On Wed, Jul 24, 2013 at 3:08 PM, Kazu Yamamoto <kazu@iij.ad.jp> wrote:
Michael,

> I'm definitely not talking about removing the peer information. Request has
> a remoteHost field which is of type SockAddr, and therefore provides both
> remote IP address and port number (the latter, as you mention, being mostly
> useless).

Please understand that I'm not opposing your opinion. I'm just trying
to interpret user's opinions.


I appreciate the input, I just wanted to clarify my proposal.
 
> I'm not sure what you mean by telling if communication is encrypted using
> the headers + IP address, can you clarify?

Suppose a Yesod application receives X-Forwarded-For:.

A bad client can insert X-Forwarded-For:. But if an IP address is
provided and the application knows the IP address of the proxy, the
application can tell whether or not the IP address can be trusted.
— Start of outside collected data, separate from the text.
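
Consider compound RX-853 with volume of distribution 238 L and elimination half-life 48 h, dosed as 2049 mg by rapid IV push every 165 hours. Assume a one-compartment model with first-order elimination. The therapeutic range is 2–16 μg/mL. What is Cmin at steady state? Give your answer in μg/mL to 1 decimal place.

Over one 165-h interval, 165/48 ≈ 3.4375 half-lives elapse, leaving f ≈ 0.0923 of each dose.
Accumulation ratio R = 1/(1 − f) ≈ 1/0.9077 ≈ 1.1017.
Single-dose peak C₀ = D/Vd = 2049/238 ≈ 8.609 μg/mL.
Steady-state peak Cmax,ss = C₀·R ≈ 8.609 × 1.1017 ≈ 9.485 μg/mL.
One interval later, Cmin,ss = Cmax,ss·e^(−kτ) ≈ 9.485 × 0.0923 ≈ 0.875 μg/mL.
Trough 0.9 μg/mL vs MEC 2 μg/mL: subtherapeutic.

0.9 μg/mL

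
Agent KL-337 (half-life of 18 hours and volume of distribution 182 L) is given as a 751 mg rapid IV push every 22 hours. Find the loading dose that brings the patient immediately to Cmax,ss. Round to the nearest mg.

f = (1/2)^(22/18) ≈ 0.428622; accumulation ratio R = 1/(1−f) ≈ 1.75015.
Loading dose to hit Cmax,ss on first dose: D_load = D_maint·R ≈ 751 × 1.75015 ≈ 1314.36 mg.

1314 mg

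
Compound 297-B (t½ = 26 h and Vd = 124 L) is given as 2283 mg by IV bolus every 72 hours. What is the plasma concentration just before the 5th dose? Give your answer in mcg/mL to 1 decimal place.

3.2 mcg/mL

f = (1/2)^(τ/t½) = (1/2)^(72/26) ≈ 0.1467.
C₀ = D/Vd = 2283/124 ≈ 18.411 mcg/mL.
Before the 5th dose, 4 doses have been given. Superposition: Cmin = C₀·(f + f² + … + f^4).
≈ 18.411 × (0.1467 + 0.0215 + 0.0032 + 0.0005) ≈ 18.411 × 0.1719 ≈ 3.165 mcg/mL.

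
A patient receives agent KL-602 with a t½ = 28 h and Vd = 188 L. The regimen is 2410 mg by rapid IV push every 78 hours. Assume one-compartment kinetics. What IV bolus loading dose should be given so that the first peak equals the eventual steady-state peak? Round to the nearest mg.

2819 mg

f = (1/2)^(78/28) ≈ 0.145016; accumulation ratio R = 1/(1−f) ≈ 1.16961.
Loading dose to hit Cmax,ss on first dose: D_load = D_maint·R ≈ 2410 × 1.16961 ≈ 2818.76 mg.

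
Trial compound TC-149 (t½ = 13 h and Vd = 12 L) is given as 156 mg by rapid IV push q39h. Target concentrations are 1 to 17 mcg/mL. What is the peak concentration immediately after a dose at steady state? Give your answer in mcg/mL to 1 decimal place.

14.9 mcg/mL

The dosing interval is 3 half-lives, so f = 2^(−3) = 0.125.
Accumulation ratio R = 1/(1 − f) = 1/0.875 = 8/7.
Single-dose peak C₀ = D/Vd = 156/12 = 13 mcg/mL.
Steady-state peak Cmax,ss = C₀·R = 13 × 8/7 ≈ 14.857 mcg/mL.
Peak 14.9 mcg/mL vs MTC 17 mcg/mL: below toxic threshold.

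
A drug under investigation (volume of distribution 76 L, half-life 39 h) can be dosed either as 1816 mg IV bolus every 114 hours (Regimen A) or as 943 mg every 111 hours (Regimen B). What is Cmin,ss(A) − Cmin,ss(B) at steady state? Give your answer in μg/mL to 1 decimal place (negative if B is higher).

Regimen A: f = (1/2)^(114/39) ≈ 0.1318; Cmin,ss = (1816/76)·f/(1−f) ≈ 3.627 μg/mL.
Regimen B: f = (1/2)^(111/39) ≈ 0.1391; Cmin,ss = (943/76)·f/(1−f) ≈ 2.005 μg/mL.
Difference ≈ 3.627 − 2.005 ≈ 1.622 μg/mL.

1.6 μg/mL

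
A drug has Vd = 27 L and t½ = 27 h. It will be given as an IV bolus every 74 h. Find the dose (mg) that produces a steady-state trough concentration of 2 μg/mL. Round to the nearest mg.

τ/t½ = 74/27 ≈ 2.7407, so f = (1/2)^(74/27) ≈ 0.149608.
Cmin,ss = (D/Vd)·f/(1−f), so D = Cmin,ss·Vd·(1−f)/f.
D = 2 × 27 × (1−f)/f ≈ 2 × 27 × 5.68413 ≈ 306.94 mg.

307 mg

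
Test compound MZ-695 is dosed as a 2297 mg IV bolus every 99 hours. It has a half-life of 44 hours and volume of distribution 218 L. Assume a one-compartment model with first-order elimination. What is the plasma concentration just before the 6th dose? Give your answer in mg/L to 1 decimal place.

f = (1/2)^(τ/t½) = (1/2)^(99/44) ≈ 0.2102.
C₀ = D/Vd = 2297/218 ≈ 10.537 mg/L.
Before the 6th dose, 5 doses have been given. Superposition: Cmin = C₀·(f + f² + … + f^5).
≈ 10.537 × (0.2102 + 0.0442 + 0.0093 + 0.0020 + 0.0004) ≈ 10.537 × 0.2661 ≈ 2.804 mg/L.

2.8 mg/L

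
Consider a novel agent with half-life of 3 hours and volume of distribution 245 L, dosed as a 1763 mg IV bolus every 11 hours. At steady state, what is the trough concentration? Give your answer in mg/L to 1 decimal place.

0.6 mg/L

τ/t½ = 11/3 ≈ 3.6667, so fraction remaining f = (1/2)^(11/3) ≈ 0.0787.
Each bolus raises the concentration by D/Vd = 1763/245 ≈ 7.196 mg/L.
Steady-state trough Cmin,ss = C₀·f/(1−f) ≈ 7.196 × 0.0787/0.9213 ≈ 0.615 mg/L.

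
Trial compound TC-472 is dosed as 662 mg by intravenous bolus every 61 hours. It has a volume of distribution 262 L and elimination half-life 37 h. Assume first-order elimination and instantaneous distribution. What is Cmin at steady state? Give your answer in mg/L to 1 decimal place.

τ/t½ = 61/37 ≈ 1.6486, so fraction remaining f = (1/2)^(61/37) ≈ 0.3189.
Accumulation ratio R = 1/(1 − f) ≈ 1/0.6811 ≈ 1.4682.
Each bolus raises the concentration by D/Vd = 662/262 ≈ 2.527 mg/L.
Steady-state peak Cmax,ss = C₀·R ≈ 2.527 × 1.4682 ≈ 3.710 mg/L.
Steady-state trough Cmin,ss = Cmax,ss·f ≈ 3.710 × 0.3189 ≈ 1.183 mg/L.

1.2 mg/L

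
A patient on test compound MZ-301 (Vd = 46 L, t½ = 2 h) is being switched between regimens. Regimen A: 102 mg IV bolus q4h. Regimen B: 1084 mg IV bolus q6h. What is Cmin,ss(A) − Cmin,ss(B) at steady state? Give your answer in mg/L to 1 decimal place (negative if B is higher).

-2.6 mg/L

Regimen A: f = (1/2)^(4/2) ≈ 0.2500; Cmin,ss = (102/46)·f/(1−f) ≈ 0.739 mg/L.
Regimen B: f = (1/2)^(6/2) ≈ 0.1250; Cmin,ss = (1084/46)·f/(1−f) ≈ 3.366 mg/L.
Difference ≈ 0.739 − 3.366 ≈ -2.627 mg/L.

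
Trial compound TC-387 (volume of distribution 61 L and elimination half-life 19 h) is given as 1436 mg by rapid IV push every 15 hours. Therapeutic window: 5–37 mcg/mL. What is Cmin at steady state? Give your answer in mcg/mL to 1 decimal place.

32.3 mcg/mL

τ/t½ = 15/19 ≈ 0.78947, so fraction remaining f = (1/2)^(15/19) ≈ 0.5786.
Accumulation ratio R = 1/(1 − f) ≈ 1/0.4214 ≈ 2.3730.
Single-dose peak C₀ = D/Vd = 1436/61 ≈ 23.541 mcg/mL.
Cmax,ss = C₀/(1 − f) ≈ 23.541/0.4214 ≈ 55.864 mcg/mL.
One interval later, Cmin,ss = Cmax,ss·e^(−kτ) ≈ 55.864 × 0.5786 ≈ 32.323 mcg/mL.
Trough 32.3 mcg/mL vs MEC 5 mcg/mL: adequate.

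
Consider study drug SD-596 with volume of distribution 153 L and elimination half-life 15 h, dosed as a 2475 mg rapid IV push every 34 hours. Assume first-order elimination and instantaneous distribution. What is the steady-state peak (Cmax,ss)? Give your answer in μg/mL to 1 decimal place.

20.4 μg/mL

k = ln2/t½ = ln2/15 ≈ 0.046210 h⁻¹; fraction remaining f = e^(−kτ) = e^(−0.046210×34) ≈ 0.2078.
At steady state, accumulation factor R = 1/(1 − e^(−kτ)) ≈ 1.2623.
Each bolus raises the concentration by D/Vd = 2475/153 ≈ 16.176 μg/mL.
Steady-state peak Cmax,ss = C₀·R ≈ 16.176 × 1.2623 ≈ 20.419 μg/mL.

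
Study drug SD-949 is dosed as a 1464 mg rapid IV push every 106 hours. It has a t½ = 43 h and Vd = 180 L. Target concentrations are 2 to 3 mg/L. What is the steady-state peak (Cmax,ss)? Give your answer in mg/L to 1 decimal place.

9.9 mg/L

k = ln2/t½ = ln2/43 ≈ 0.016120 h⁻¹; fraction remaining f = e^(−kτ) = e^(−0.016120×106) ≈ 0.1811.
At steady state, accumulation factor R = 1/(1 − e^(−kτ)) ≈ 1.2212.
Each bolus raises the concentration by D/Vd = 1464/180 ≈ 8.133 mg/L.
Steady-state peak Cmax,ss = C₀·R ≈ 8.133 × 1.2212 ≈ 9.932 mg/L.
Peak 9.9 mg/L vs MTC 3 mg/L: exceeds toxic threshold.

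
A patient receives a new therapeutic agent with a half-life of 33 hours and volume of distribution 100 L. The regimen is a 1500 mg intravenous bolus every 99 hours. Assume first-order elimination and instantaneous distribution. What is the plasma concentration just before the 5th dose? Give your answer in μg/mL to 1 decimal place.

f = (1/2)^(τ/t½) = (1/2)^(99/33) ≈ 0.1250.
C₀ = D/Vd = 1500/100 ≈ 15.000 μg/mL.
Before the 5th dose, 4 doses have been given. Superposition: Cmin = C₀·(f + f² + … + f^4).
≈ 15.000 × (0.1250 + 0.0156 + 0.0020 + 0.0002) ≈ 15.000 × 0.1428 ≈ 2.142 μg/mL.

2.1 μg/mL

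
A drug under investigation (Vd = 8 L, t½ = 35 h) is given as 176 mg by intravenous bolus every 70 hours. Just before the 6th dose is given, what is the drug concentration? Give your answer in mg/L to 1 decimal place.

7.3 mg/L

f = (1/2)^(τ/t½) = (1/2)^(70/35) ≈ 0.2500.
C₀ = D/Vd = 176/8 ≈ 22.000 mg/L.
Before the 6th dose, 5 doses have been given. Superposition: Cmin = C₀·(f + f² + … + f^5).
≈ 22.000 × (0.2500 + 0.0625 + 0.0156 + 0.0039 + 0.0010) ≈ 22.000 × 0.3330 ≈ 7.326 mg/L.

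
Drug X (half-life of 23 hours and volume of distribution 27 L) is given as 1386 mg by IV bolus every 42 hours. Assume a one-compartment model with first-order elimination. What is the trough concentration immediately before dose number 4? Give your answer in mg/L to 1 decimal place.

f = (1/2)^(τ/t½) = (1/2)^(42/23) ≈ 0.2820.
C₀ = D/Vd = 1386/27 ≈ 51.333 mg/L.
Before the 4th dose, 3 doses have been given. Superposition: Cmin = C₀·(f + f² + … + f^3).
≈ 51.333 × (0.2820 + 0.0795 + 0.0224) ≈ 51.333 × 0.3839 ≈ 19.707 mg/L.

19.7 mg/L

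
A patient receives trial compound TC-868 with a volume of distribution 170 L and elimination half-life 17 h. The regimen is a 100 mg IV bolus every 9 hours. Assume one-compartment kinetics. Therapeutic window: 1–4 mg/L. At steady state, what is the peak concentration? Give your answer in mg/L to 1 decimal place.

1.9 mg/L

Over one 9-h interval, 9/17 ≈ 0.52941 half-lives elapse, leaving f ≈ 0.6928 of each dose.
Accumulation ratio R = 1/(1 − f) ≈ 1/0.3072 ≈ 3.2552.
Each bolus raises the concentration by D/Vd = 100/170 ≈ 0.588 mg/L.
Steady-state peak Cmax,ss = C₀·R ≈ 0.588 × 3.2552 ≈ 1.914 mg/L.
Peak 1.9 mg/L vs MTC 4 mg/L: below toxic threshold.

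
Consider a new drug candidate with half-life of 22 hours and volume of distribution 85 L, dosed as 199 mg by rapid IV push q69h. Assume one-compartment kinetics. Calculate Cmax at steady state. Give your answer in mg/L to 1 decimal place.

2.6 mg/L

Over one 69-h interval, 69/22 ≈ 3.1364 half-lives elapse, leaving f ≈ 0.1137 of each dose.
At steady state, accumulation factor R = 1/(1 − e^(−kτ)) ≈ 1.1283.
Each bolus raises the concentration by D/Vd = 199/85 ≈ 2.341 mg/L.
Steady-state peak Cmax,ss = C₀·R ≈ 2.341 × 1.1283 ≈ 2.641 mg/L.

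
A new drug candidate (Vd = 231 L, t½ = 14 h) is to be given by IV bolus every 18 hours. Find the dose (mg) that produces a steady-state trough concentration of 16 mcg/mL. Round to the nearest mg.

5315 mg

τ/t½ = 18/14 ≈ 1.2857, so f = (1/2)^(18/14) ≈ 0.410168.
Cmin,ss = (D/Vd)·f/(1−f), so D = Cmin,ss·Vd·(1−f)/f.
D = 16 × 231 × (1−f)/f ≈ 16 × 231 × 1.43803 ≈ 5314.96 mg.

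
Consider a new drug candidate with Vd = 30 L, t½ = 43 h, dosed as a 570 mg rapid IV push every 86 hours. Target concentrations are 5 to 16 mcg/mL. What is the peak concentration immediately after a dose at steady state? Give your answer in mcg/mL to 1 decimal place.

25.3 mcg/mL

τ = 86 h = 2 half-lives, so f = (1/2)^2 = 0.25.
At steady state, R = 1/(1 − 0.25) = 4/3.
Single-dose peak C₀ = D/Vd = 570/30 = 19 mcg/mL.
Steady-state peak Cmax,ss = C₀·R = 19 × 4/3 ≈ 25.333 mcg/mL.
Peak 25.3 mcg/mL vs MTC 16 mcg/mL: exceeds toxic threshold.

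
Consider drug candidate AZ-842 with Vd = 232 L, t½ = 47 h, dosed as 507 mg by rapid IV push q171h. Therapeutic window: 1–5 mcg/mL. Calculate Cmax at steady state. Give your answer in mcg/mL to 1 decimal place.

τ/t½ = 171/47 ≈ 3.6383, so fraction remaining f = (1/2)^(171/47) ≈ 0.0803.
Accumulation ratio R = 1/(1 − f) ≈ 1/0.9197 ≈ 1.0873.
Each bolus raises the concentration by D/Vd = 507/232 ≈ 2.185 mcg/mL.
Steady-state peak Cmax,ss = C₀·R ≈ 2.185 × 1.0873 ≈ 2.376 mcg/mL.
Peak 2.4 mcg/mL vs MTC 5 mcg/mL: below toxic threshold.

2.4 mcg/mL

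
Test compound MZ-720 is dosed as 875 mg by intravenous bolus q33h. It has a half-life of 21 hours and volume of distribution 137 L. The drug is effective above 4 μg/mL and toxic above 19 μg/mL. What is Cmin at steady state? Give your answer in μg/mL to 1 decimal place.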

I'm not sure that there is a standard header field to tell HTTPS.
But if the proxy and the application shares such field:
- The application can truct the field according peer's IP address
- The application can tell the outside HTTP is encrypted

Correct me if I misunderstand.


I'd never considered checking the IP address of the proxy. When I've used X-Forwarded-For, I've always made sure to set up a firewall to ensure the *only* connections come from the reverse proxy, and then x-forwarded-for can be trusted.

As far as determining secure/insecure, it seems like Amazon's ELB sets x-forwarded-proto[1]. Not sure if that's a well accepted standard, but it seems useful.